So this week has been pretty crazy. I have not had much time to enjoy my 'me time.' I have been studying and working my little tail off, but it has had its rewards.
Last night I called my mom in tears freaking out about chemistry. It is THE hardest class ever and I don't know what has possessed me into taking it. But after a little sob fest with the mama I went and studied til late in the night (11 pm) with a friend. It is starting to finally click and I am understanding it a little more everyday!
Today has just been long. I have four classes and then I work. Work was crazy today, everyone wanted everything done right then and there were only 3 people trying to help everyone. But we got through it! A poor girl came in frustrated because she had blown $74 on a social science teaching application because the instructions were incorrect. She told me the problem, and I couldn't do anything about it so I went to the girl in charge of me and she couldn't do anything about it so we went to the advisor. He came out and talked to her really quick, because he was confused and she just started to cry. It broke my heart, because I was feeling the same way! We did everything we could to help her, Dave (advisor) put special attention for her and we are doing our best to get everything figured out. It turns out that she witnessed her co-worker having a seizure and it had just been a stressful day. Man, could I relate with her!

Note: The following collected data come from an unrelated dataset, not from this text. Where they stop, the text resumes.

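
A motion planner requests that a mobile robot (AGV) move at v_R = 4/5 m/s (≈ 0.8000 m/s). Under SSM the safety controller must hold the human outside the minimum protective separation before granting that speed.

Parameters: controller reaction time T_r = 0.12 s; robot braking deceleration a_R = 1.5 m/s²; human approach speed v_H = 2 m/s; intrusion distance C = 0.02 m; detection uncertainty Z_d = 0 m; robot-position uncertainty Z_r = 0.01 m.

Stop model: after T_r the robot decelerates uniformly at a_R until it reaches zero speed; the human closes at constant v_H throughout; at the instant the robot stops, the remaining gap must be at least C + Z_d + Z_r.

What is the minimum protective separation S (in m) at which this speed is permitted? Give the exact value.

S_min = 823/500 m = 1.6460 m

T_s = v_R/a_R = (4/5)/(3/2) = 0.5333 s
reaction-phase robot travel = 0.8000·0.1200 = 0.0960 m
braking distance = 0.8000²/(2·1.5000) = 0.2133 m
human closes 2.0000·0.6533 = 1.3067 m
residual clearance needed = 0.0200+0.0000+0.0100 = 0.0300 m
S_min ≈ 0.0960+0.2133+1.3067+0.0300  ⇒  S_min = 823/500 m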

Lately I have been trying to figure out what I am going to major in so I can figure out what I want to do. It has caused me some stress, but I have been praying and fasting about it. The thing is I feel that anything would be good, but I really want to do something that I would love. So as I was walking home thinking about everything and wanting the weekend to come right away, I couldn't handle it anymore and started singing my favorite hymn, "How Firm a Foundation."
The second verse came into my head,
"Fear not I am with you, O be not dismayed,
For I am your God and will still give you aid;
I'll strengthen you, help you, and cause you to stand,
upheld by my righteous, upheld by my righteous,
upheld by my righteous omnipotent hand."
This helped me and made me realize that God is still there, and is aiding me everyday. He will strengthen me and help me and he gets me to stand. It may not be literal, but He gets me out of bed, He gives me the strength to not give up, He gives me trust and knows that I can do it.
This thought helped me so much today. I am so grateful for my Heavenly Father, for His tender mercies, and infinite love. There is no way I could ever doubt a living God who loves us, and my testimony that He lives!